Executive Summary – Making the Most of Interim Assessment Data: Lessons from Philadelphia
This multi-method qualitative study focuses on interim data use in 10 low performing elementary schools in Philadelphia. It focuses on how schools and instructional communities within those schools (grade level teams, instructional leadership teams) use interim data for instructional improvement at the classroom, grade, and school levels. The study is based on a theory of action that outlines how the use of interim assessment influences student learning. The theory considers the influence of the larger policy context and dimensions of school capacity on a four step feedback system that translates interim data into improvement action, which in turn yields gains in student learning. The four dimensions of school capacity are human and social capital, structural capacity, and available solutions. The four step feedback system, which the authors posit as operating at multiple levels, includes accessing and organizing data, sense-making to identify problems and solutions, trying solutions, and assessing and modifying solutions.
Study findings provide very interesting food for thought. The posited theory of action provides one good conceptual frame for considering what needs to be in place to support effective use of interim assessment. Among the study questions is: What organizational practices ensure that the use of Benchmark data contributes to organizational learning and ongoing instructional improvement within and across instructional communities?

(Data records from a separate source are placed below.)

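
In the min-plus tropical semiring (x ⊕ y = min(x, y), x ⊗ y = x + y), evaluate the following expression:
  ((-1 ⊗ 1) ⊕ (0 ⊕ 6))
((-1 ⊗ 1) ⊕ (0 ⊕ 6)) = 0

Expand innermost to outermost. Recall ⊕ takes the minimum of its arguments and ⊗ takes their sum. Working out the expression ((-1 ⊗ 1) ⊕ (0 ⊕ 6)) gives 0.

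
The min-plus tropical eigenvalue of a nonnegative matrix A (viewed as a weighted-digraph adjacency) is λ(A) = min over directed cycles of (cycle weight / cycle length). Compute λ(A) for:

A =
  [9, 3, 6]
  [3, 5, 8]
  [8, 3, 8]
λ(A) = 3

Enumerate directed cycles and compute their means (weight / length). Sample:
  cycle 0 → 0: weight = 9, length = 1, mean = 9/1 ≈ 9.000
  cycle 1 → 1: weight = 5, length = 1, mean = 5/1 ≈ 5.000
  cycle 2 → 2: weight = 8, length = 1, mean = 8/1 ≈ 8.000
  cycle 0 → 1 → 0: weight = 6, length = 2, mean = 6/2 ≈ 3.000
  cycle 0 → 2 → 0: weight = 14, length = 2, mean = 14/2 ≈ 7.000
  cycle 1 → 0 → 1: weight = 6, length = 2, mean = 6/2 ≈ 3.000
Minimum mean = 3.000, attained e.g. along the cycle 0 → 1 → 0 with weight 6 and length 2. So λ(A) = 6/2 = 3.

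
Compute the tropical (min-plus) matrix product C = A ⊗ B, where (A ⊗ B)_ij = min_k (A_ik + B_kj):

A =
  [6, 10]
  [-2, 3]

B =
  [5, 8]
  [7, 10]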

In this area the study found that instructional leadership and teacher collective responsibility variables had the strongest and most consistent relationships with student achievement across years and subjects. The study’s categorization of different types of data sense-making is very thoughtful: strategic (aimed more at quick fixes, such as test preparation, identifying bubble kids), affective sense making (dealing with professional agency, beliefs about students, personal accountability) and reflective sense making (involving questioning and evaluating instructional practice), the least observed sense making. The authors recommend a balance across the types and note the relationship between the quality of sense-making and the quality of instructional action.